Perhaps most painful – because it was largely self-inflicted – was a blogger's allegation that Kirill owned a $40,000 Breguet watch, a claim that the Patriarch initially denied. Then bloggers found a photo of Kirill wearing the watch on an official church website. The timepiece was subsequently airbrushed out of the photo by a church technician. It was a sloppy job –  while Kirill's wrist appeared clean, a clear reflection of the watch remained in the polished oak table and the retouched picture went viral.

"All this activity, with the church trying to mobilize its parishioners to support it, is not about the [punk rock] case, but something much larger," says Alexei Makarkin, deputy director of the independent Center for Political Technologies in Moscow.

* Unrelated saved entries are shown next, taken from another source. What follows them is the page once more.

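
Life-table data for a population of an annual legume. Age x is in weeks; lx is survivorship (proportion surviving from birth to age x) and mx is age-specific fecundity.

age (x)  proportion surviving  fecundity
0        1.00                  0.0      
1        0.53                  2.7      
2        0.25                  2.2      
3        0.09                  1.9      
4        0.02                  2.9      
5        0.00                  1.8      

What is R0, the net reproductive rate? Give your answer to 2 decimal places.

2.21

lx·mx by age: 0, 1.431, 0.55, 0.171, 0.058, 0
R0 = Σ lx·mx = 2.21 → 2.21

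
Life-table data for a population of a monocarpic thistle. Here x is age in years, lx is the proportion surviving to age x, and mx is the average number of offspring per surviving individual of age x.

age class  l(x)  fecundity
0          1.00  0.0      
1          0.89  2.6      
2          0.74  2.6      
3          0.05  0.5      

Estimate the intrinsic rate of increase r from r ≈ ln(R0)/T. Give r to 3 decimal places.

0.991

R0 = Σ lx·mx = 0 + 2.314 + 1.924 + 0.025 = 4.263
Σ x·lx·mx = 6.237; T = 6.237/4.263 = 1.46305…
r ≈ ln(R0)/T = ln(4.263)/1.46305… = 0.99106… → 0.991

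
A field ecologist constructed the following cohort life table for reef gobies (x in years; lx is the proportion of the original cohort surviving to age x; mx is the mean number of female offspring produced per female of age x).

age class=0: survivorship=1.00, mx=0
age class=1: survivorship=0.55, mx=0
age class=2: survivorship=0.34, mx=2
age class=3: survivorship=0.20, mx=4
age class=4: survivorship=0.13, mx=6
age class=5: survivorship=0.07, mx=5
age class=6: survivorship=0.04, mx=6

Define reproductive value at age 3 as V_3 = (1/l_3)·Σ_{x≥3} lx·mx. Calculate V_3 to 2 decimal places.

lx·mx for x ≥ 3: 0.8, 0.78, 0.35, 0.24 → sum = 2.17
V_3 = 2.17 / l_3 = 2.17 / 0.2 = 10.85 → 10.85

10.85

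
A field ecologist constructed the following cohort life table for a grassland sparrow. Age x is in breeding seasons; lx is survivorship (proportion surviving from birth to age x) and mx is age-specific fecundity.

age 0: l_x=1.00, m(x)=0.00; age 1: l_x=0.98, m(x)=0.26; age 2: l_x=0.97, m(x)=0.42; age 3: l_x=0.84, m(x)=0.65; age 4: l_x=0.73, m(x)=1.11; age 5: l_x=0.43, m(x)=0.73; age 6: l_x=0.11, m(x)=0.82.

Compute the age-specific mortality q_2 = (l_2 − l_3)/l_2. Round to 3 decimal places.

0.134

q_2 = (l_2 − l_3) / l_2 = (0.97 − 0.84) / 0.97
     = 0.13 / 0.97 = 0.134021… → 0.134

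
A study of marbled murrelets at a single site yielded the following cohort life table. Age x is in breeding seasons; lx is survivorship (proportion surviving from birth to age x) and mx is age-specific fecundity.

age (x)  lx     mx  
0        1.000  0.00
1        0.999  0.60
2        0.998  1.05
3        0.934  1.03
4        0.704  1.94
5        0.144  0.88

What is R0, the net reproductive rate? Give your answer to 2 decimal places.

4.10

lx·mx by age: 0, 0.5994, 1.0479, 0.96202, 1.36576, 0.12672
R0 = Σ lx·mx = 4.1018 → 4.10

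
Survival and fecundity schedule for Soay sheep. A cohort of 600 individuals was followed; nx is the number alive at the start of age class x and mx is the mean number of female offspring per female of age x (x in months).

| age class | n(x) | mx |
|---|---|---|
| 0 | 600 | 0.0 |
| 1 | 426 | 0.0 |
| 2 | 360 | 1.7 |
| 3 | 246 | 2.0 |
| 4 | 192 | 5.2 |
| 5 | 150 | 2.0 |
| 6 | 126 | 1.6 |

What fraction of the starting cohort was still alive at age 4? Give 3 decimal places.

l_4 = n_4/n_0 = 192/600 = 0.32 → 0.320

0.320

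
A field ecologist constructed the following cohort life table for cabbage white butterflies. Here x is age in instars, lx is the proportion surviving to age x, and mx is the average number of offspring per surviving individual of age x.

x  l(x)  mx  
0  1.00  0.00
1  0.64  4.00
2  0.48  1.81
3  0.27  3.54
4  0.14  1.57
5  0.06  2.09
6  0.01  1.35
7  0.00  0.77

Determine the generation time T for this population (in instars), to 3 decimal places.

1.845

lx·mx: 0, 2.56, 0.8688, 0.9558, 0.2198, 0.1254, 0.0135, 0 → R0 = 4.7433
x·lx·mx: 0, 2.56, 1.7376, 2.8674, 0.8792, 0.627, 0.081, 0 → Σ = 8.7522
T = 8.7522 / 4.7433 = 1.845171… → 1.845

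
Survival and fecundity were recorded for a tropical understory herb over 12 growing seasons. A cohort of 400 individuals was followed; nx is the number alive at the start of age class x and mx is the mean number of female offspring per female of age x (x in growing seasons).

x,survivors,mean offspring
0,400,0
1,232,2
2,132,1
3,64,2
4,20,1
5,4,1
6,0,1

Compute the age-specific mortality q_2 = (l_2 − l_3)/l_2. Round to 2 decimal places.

0.52

lx = nx/n0 = nx/400: 1, 0.58, 0.33, 0.16, 0.05, 0.01, 0
q_2 = (l_2 − l_3) / l_2 = (0.33 − 0.16) / 0.33
     = 0.17 / 0.33 = 0.515152… → 0.52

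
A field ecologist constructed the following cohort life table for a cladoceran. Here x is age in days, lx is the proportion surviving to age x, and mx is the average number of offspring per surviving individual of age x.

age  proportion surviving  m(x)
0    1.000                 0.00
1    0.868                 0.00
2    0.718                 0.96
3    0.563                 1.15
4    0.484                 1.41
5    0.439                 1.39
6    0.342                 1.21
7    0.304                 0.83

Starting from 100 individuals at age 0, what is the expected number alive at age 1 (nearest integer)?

87

Expected survivors = N0 · l_1 = 100 × 0.868 = 86.8 → 87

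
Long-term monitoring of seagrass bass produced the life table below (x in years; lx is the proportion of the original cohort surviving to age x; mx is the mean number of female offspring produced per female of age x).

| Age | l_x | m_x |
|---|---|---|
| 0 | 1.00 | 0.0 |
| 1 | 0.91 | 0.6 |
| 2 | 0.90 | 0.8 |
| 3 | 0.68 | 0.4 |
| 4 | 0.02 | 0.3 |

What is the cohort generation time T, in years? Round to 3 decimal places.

1.830

lx·mx: 0, 0.546, 0.72, 0.272, 0.006 → R0 = 1.544
x·lx·mx: 0, 0.546, 1.44, 0.816, 0.024 → Σ = 2.826
T = 2.826 / 1.544 = 1.830311… → 1.830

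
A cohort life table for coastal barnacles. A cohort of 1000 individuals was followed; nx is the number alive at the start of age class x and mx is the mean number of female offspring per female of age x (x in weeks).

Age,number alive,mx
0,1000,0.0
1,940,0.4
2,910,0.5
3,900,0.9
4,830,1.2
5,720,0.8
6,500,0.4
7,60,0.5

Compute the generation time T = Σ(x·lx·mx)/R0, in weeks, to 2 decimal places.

lx = nx/n0 = nx/1000: 1, 0.94, 0.91, 0.9, 0.83, 0.72, 0.5, 0.06
lx·mx: 0, 0.376, 0.455, 0.81, 0.996, 0.576, 0.2, 0.03 → R0 = 3.443
x·lx·mx: 0, 0.376, 0.91, 2.43, 3.984, 2.88, 1.2, 0.21 → Σ = 11.99
T = 11.99 / 3.443 = 3.482428… → 3.48

3.48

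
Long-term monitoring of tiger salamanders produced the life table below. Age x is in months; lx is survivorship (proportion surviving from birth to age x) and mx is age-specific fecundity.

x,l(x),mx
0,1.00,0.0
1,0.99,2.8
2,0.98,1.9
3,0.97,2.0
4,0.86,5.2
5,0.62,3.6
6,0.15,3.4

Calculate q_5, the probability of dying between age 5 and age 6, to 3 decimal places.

q_5 = (l_5 − l_6) / l_5 = (0.62 − 0.15) / 0.62
     = 0.47 / 0.62 = 0.758065… → 0.758

0.758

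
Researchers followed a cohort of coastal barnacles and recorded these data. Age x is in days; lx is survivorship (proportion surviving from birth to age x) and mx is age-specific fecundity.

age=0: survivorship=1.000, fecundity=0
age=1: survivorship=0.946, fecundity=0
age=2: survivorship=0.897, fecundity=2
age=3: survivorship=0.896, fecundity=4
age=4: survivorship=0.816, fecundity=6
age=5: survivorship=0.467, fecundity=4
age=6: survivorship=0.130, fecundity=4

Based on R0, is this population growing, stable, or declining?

growing

R0 = Σ lx·mx = 0 + 0 + 1.794 + 3.584 + 4.896 + 1.868 + 0.52 = 12.662
R0 > 1, so the population is growing.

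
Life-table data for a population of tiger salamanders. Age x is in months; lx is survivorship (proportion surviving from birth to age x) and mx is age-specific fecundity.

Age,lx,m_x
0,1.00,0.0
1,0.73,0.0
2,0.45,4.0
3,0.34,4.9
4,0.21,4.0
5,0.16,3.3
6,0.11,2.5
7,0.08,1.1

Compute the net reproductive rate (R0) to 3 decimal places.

5.197

lx·mx by age: 0, 0, 1.8, 1.666, 0.84, 0.528, 0.275, 0.088
R0 = Σ lx·mx = 5.197 → 5.197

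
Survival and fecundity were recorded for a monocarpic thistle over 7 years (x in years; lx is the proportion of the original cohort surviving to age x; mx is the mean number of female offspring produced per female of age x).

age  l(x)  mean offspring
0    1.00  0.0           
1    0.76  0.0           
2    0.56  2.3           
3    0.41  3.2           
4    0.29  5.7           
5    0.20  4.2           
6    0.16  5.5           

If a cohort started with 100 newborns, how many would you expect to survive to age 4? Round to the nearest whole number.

Expected survivors = N0 · l_4 = 100 × 0.29 = 29 → 29

29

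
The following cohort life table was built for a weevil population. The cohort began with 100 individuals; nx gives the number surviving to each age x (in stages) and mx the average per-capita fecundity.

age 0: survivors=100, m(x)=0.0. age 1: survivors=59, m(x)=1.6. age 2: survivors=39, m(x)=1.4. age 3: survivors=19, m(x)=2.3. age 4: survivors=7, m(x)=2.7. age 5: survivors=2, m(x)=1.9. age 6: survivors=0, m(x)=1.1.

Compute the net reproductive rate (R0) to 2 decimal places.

lx = nx/n0 = nx/100: 1, 0.59, 0.39, 0.19, 0.07, 0.02, 0
lx·mx by age: 0, 0.944, 0.546, 0.437, 0.189, 0.038, 0
R0 = Σ lx·mx = 2.154 → 2.15

2.15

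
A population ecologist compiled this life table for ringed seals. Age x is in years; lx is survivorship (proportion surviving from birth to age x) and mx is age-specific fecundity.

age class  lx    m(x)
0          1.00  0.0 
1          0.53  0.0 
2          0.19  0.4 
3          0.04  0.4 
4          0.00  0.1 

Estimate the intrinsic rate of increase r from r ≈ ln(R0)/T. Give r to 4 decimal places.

-1.0975

R0 = Σ lx·mx = 0 + 0 + 0.076 + 0.016 + 0 = 0.092
Σ x·lx·mx = 0.2; T = 0.2/0.092 = 2.17391…
r ≈ ln(R0)/T = ln(0.092)/2.17391… = -1.097545… → -1.0975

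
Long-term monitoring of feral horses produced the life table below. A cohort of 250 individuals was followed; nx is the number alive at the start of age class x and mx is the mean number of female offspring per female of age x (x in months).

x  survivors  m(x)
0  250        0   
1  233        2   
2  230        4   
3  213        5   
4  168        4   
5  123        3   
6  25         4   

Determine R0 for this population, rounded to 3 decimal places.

14.368

lx = nx/n0 = nx/250: 1, 0.932, 0.92, 0.852, 0.672, 0.492, 0.1
lx·mx by age: 0, 1.864, 3.68, 4.26, 2.688, 1.476, 0.4
R0 = Σ lx·mx = 14.368 → 14.368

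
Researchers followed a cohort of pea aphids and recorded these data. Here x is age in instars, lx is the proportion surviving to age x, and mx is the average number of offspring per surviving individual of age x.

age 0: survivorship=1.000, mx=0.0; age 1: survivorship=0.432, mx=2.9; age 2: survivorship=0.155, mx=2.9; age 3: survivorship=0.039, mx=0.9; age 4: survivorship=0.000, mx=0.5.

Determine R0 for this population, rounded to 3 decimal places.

lx·mx by age: 0, 1.2528, 0.4495, 0.0351, 0
R0 = Σ lx·mx = 1.7374 → 1.737

1.737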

"The Russian Orthodox Church is terrified that there will be a real process of secularization here, such as has happened in Europe. It's not impressed with the results the Catholic Church has obtained in Europe, by compromising with civil society and embracing more tolerance. The Russian Church wants to preserve its historic identity, side by side with the Russian state, in which it supports the state and the state supports it. It doesn't want to embrace any change, or accept any new trends. Increasingly, it sees the modern, or liberal part of society as its adversary," Mr. Makarkin says.